Кровокож с застрявшим мечом приблизился ко мне так близко, что я мог видеть своё отражение в его глазах. Он и не думал выпускать меч, продолжал дёргать рукоять во все стороны, в надежде высвободить клинок. Моя булава влетела ему в ногу, разбивая колено в дребезги. Воин не устоял, упал, переломив выращенный из ладони клинок. Больше ничто не сковывало мои движений. Ребристый угол костяного щита влетел ему в лицо, содрав маску с кусками плоти, и я даже не успел разглядеть его черты; булава тут же превратила его лик в бесформенный кусок окровавленного мяса.
Над головой раздался свист. На меня сзади навалилось тело с торчащей во лбу стрелой.
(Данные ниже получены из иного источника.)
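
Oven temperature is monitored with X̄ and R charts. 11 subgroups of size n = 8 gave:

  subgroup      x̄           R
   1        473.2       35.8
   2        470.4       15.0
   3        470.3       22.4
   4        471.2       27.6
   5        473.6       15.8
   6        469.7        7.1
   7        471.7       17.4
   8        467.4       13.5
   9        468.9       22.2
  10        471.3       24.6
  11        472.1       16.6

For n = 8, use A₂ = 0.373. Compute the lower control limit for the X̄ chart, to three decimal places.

X̄̄ = (473.2 + 470.4 + 470.3 + 471.2 + 473.6 + 469.7 + 471.7 + 467.4 + 468.9 + 471.3 + 472.1) / 11 = 5179.8000 / 11 = 470.8909
R̄ = (35.8 + 15.0 + 22.4 + 27.6 + 15.8 + 7.1 + 17.4 + 13.5 + 22.2 + 24.6 + 16.6) / 11 = 218.0000 / 11 = 19.8182
LCL = X̄̄ − A₂·R̄ = 470.8909 − 0.373 × 19.8182 = 463.4987

463.499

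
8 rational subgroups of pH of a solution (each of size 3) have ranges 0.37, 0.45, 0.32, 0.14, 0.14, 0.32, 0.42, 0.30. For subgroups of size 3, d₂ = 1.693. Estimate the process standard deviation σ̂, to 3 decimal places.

0.182

R̄ = (0.37 + 0.45 + 0.32 + 0.14 + 0.14 + 0.32 + 0.42 + 0.30) / 8 = 0.3075
σ̂ = R̄ / d₂ = 0.3075 / 1.693 = 0.1816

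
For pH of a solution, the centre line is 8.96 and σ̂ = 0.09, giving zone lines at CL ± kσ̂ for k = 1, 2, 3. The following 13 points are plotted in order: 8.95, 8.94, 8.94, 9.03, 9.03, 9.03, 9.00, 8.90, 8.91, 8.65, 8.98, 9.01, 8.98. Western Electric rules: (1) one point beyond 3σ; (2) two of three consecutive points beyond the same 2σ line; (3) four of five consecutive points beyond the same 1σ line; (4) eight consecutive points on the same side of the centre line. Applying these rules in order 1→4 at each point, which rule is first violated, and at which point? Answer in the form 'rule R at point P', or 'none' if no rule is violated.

Zone of each point (C = within 1σ̂, B = 1σ̂–2σ̂, A = 2σ̂–3σ̂, * = beyond 3σ̂; sign = side of CL): 1:-C, 2:-C, 3:-C, 4:+C, 5:+C, 6:+C, 7:+C, 8:-C, 9:-C, 10:-*, 11:+C, 12:+C, 13:+C
Rule 1 (one point beyond the 3σ limits) is satisfied at point 10.

rule 1 at point 10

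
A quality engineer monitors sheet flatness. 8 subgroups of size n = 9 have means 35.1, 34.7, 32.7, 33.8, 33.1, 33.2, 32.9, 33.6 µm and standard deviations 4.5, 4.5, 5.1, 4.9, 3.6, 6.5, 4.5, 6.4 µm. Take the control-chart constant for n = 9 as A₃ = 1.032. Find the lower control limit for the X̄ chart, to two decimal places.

28.48

X̄̄ = (35.1 + 34.7 + 32.7 + 33.8 + 33.1 + 33.2 + 32.9 + 33.6) / 8 = 33.6375
s̄ = (4.5 + 4.5 + 5.1 + 4.9 + 3.6 + 6.5 + 4.5 + 6.4) / 8 = 5.0000
LCL = X̄̄ − A₃·s̄ = 33.6375 − 1.032 × 5.0000 = 28.4775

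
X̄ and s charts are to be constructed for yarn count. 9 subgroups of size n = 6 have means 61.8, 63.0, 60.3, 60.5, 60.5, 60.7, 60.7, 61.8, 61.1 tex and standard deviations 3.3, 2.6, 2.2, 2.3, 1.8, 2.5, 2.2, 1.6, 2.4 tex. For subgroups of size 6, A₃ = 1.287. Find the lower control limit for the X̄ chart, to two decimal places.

58.17

X̄̄ = (61.8 + 63.0 + 60.3 + 60.5 + 60.5 + 60.7 + 60.7 + 61.8 + 61.1) / 9 = 61.1556
s̄ = (3.3 + 2.6 + 2.2 + 2.3 + 1.8 + 2.5 + 2.2 + 1.6 + 2.4) / 9 = 2.3222
LCL = X̄̄ − A₃·s̄ = 61.1556 − 1.287 × 2.3222 = 58.1669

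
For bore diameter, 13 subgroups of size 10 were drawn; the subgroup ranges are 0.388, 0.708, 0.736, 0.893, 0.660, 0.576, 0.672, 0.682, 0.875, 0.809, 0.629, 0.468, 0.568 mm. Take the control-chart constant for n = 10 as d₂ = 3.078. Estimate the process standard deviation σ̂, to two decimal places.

R̄ = (0.388 + 0.708 + 0.736 + 0.893 + 0.660 + 0.576 + 0.672 + 0.682 + 0.875 + 0.809 + 0.629 + 0.468 + 0.568) / 13 = 0.6665
σ̂ = R̄ / d₂ = 0.6665 / 3.078 = 0.2165

0.22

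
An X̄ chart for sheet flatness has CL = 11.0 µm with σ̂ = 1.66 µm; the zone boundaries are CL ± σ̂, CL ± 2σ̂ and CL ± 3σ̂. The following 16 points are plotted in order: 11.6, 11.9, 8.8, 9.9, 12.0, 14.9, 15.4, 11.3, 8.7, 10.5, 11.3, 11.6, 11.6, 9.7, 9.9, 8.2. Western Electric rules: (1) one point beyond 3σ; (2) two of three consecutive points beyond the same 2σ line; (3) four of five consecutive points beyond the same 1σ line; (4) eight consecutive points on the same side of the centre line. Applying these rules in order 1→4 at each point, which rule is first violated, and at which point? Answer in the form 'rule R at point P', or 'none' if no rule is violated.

rule 2 at point 7

Zone of each point (C = within 1σ̂, B = 1σ̂–2σ̂, A = 2σ̂–3σ̂, * = beyond 3σ̂; sign = side of CL): 1:+C, 2:+C, 3:-B, 4:-C, 5:+C, 6:+A, 7:+A, 8:+C, 9:-B, 10:-C, 11:+C, 12:+C, 13:+C, 14:-C, 15:-C, 16:-B
Rule 2 (two of three consecutive points beyond the same 2σ limit) is satisfied at point 7.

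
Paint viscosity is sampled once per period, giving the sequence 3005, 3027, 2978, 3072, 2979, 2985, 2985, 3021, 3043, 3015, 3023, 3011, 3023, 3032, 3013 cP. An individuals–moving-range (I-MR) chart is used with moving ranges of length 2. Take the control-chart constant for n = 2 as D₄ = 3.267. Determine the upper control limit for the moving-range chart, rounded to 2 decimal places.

Moving ranges: 22, 49, 94, 93, 6, 0, 36, 22, 28, 8, 12, 12, 9, 19; M̄R̄ = 410.0000 / 14 = 29.2857
UCL_MR = D₄·M̄R̄ = 3.267 × 29.2857 = 95.6764

95.68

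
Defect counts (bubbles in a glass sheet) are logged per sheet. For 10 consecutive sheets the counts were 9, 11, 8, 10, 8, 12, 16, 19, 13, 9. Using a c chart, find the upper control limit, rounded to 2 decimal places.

21.67

c̄ = (9 + 11 + 8 + 10 + 8 + 12 + 16 + 19 + 13 + 9) / 10 = 115 / 10 = 11.5000
UCL = c̄ + 3√c̄ = 11.5000 + 3 × √11.5000 = 11.5000 + 3 × 3.3912 = 21.6735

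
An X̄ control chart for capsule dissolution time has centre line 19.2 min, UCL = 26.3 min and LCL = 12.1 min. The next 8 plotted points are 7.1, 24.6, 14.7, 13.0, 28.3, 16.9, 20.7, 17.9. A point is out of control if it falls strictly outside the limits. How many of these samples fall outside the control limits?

Compare each point to [12.1, 26.3]: sample 1 = 7.1 < LCL; sample 5 = 28.3 > UCL.

2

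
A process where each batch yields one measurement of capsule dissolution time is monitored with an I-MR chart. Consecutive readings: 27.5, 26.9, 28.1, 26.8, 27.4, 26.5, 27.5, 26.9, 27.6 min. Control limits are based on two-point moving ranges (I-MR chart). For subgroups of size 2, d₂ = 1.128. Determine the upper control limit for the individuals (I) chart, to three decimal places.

29.538

X̄ = (27.5 + 26.9 + 28.1 + 26.8 + 27.4 + 26.5 + 27.5 + 26.9 + 27.6) / 9 = 27.2444
Moving ranges: 0.6, 1.2, 1.3, 0.6, 0.9, 1.0, 0.6, 0.7; M̄R̄ = 6.9000 / 8 = 0.8625
UCL = X̄ + 3·M̄R̄/d₂ = 27.2444 + 3 × 0.8625 / 1.128 = 29.5383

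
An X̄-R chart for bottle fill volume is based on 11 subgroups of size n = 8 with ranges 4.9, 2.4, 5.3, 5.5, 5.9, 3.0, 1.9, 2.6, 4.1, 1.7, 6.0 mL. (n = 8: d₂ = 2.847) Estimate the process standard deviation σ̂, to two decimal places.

R̄ = (4.9 + 2.4 + 5.3 + 5.5 + 5.9 + 3.0 + 1.9 + 2.6 + 4.1 + 1.7 + 6.0) / 11 = 3.9364
σ̂ = R̄ / d₂ = 3.9364 / 2.847 = 1.3826

1.38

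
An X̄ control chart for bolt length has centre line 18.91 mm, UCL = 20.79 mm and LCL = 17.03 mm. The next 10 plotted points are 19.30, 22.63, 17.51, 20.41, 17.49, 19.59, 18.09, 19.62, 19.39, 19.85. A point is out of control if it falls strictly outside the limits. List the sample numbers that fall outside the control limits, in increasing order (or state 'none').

Compare each point to [17.03, 20.79]: sample 2 = 22.63 > UCL.

2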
Под тяжестью я припал на колено, но не прошло и секунды, как цвет доспехов поверженного воина посерел, а потом и вовсе стал чёрным. Тело окостенело, утратив дух. Больше не ощущая прижимающего к земле веса, я резко вскочил. Воин разломился на две части, и когда обе части рухнули наземь, пепел хлынул во все стороны, словно мне в ноги сотня курильщиков выдохнули густой табачный дым.
Осси выпустила еще десяток стрел, помогая выбраться мне из гущи битвы. Мне удалось добраться до подъезда и по лестнице взбежать на второй этаж. Осси нашлась в кухне. Она ждала меня, вжалась в угол рядом с окном, чтобы с улицы её никто не увидел. Я остался в дверях, следуя её примеру по маскировке.
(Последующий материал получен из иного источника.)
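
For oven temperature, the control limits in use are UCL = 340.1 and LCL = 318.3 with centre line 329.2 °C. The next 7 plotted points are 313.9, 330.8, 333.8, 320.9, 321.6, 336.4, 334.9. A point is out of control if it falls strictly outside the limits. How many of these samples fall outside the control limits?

1

Compare each point to [318.3, 340.1]: sample 1 = 313.9 < LCL.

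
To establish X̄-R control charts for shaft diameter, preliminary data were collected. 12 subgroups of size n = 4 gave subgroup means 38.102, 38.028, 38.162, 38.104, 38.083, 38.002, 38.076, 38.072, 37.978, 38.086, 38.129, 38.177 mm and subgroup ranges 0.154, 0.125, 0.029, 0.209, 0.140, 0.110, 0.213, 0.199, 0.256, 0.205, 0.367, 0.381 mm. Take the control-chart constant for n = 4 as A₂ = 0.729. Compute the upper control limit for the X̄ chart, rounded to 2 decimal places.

38.23

X̄̄ = (38.102 + 38.028 + 38.162 + 38.104 + 38.083 + 38.002 + 38.076 + 38.072 + 37.978 + 38.086 + 38.129 + 38.177) / 12 = 456.9990 / 12 = 38.0832
R̄ = (0.154 + 0.125 + 0.029 + 0.209 + 0.140 + 0.110 + 0.213 + 0.199 + 0.256 + 0.205 + 0.367 + 0.381) / 12 = 2.3880 / 12 = 0.1990
UCL = X̄̄ + A₂·R̄ = 38.0832 + 0.729 × 0.1990 = 38.2283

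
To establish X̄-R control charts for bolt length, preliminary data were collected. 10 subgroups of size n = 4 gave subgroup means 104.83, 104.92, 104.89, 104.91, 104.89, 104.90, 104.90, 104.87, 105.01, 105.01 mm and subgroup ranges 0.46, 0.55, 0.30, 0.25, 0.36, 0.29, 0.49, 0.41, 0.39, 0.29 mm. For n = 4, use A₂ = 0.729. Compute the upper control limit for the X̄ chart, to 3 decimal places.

X̄̄ = (104.83 + 104.92 + 104.89 + 104.91 + 104.89 + 104.90 + 104.90 + 104.87 + 105.01 + 105.01) / 10 = 1049.1300 / 10 = 104.9130
R̄ = (0.46 + 0.55 + 0.30 + 0.25 + 0.36 + 0.29 + 0.49 + 0.41 + 0.39 + 0.29) / 10 = 3.7900 / 10 = 0.3790
UCL = X̄̄ + A₂·R̄ = 104.9130 + 0.729 × 0.3790 = 105.1893

105.189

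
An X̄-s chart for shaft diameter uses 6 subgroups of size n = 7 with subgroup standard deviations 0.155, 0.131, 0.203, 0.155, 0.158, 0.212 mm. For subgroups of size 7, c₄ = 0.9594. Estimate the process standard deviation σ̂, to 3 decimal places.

0.176

s̄ = (0.155 + 0.131 + 0.203 + 0.155 + 0.158 + 0.212) / 6 = 0.1690
σ̂ = s̄ / c₄ = 0.1690 / 0.9594 = 0.1762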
— Где Ансгар? — спросил я. — Где Роже?
— Я не знаю, — ответила Осси. — Когда вы с Сугарой ушли за детьми, я заняла эту часть улицы, а Ансгар вместе с Роже ушли в противоположный конец.
— Рузель? Где он?
— Мальчик был с ними.
От злости я ударил кулаком в дверной косяк, не причинивший мне никакого вреда. А так хотелось хоть немного боли, способной унять мои страхи и гнев. Нам немедленно нужно попасть на противоположный конец улицы, только есть одна проблема — каждый сантиметр улицы занят битвой. Решение было очевидным.
— Иди за мной, — сказал я Осси, — нам нужно подняться на крышу.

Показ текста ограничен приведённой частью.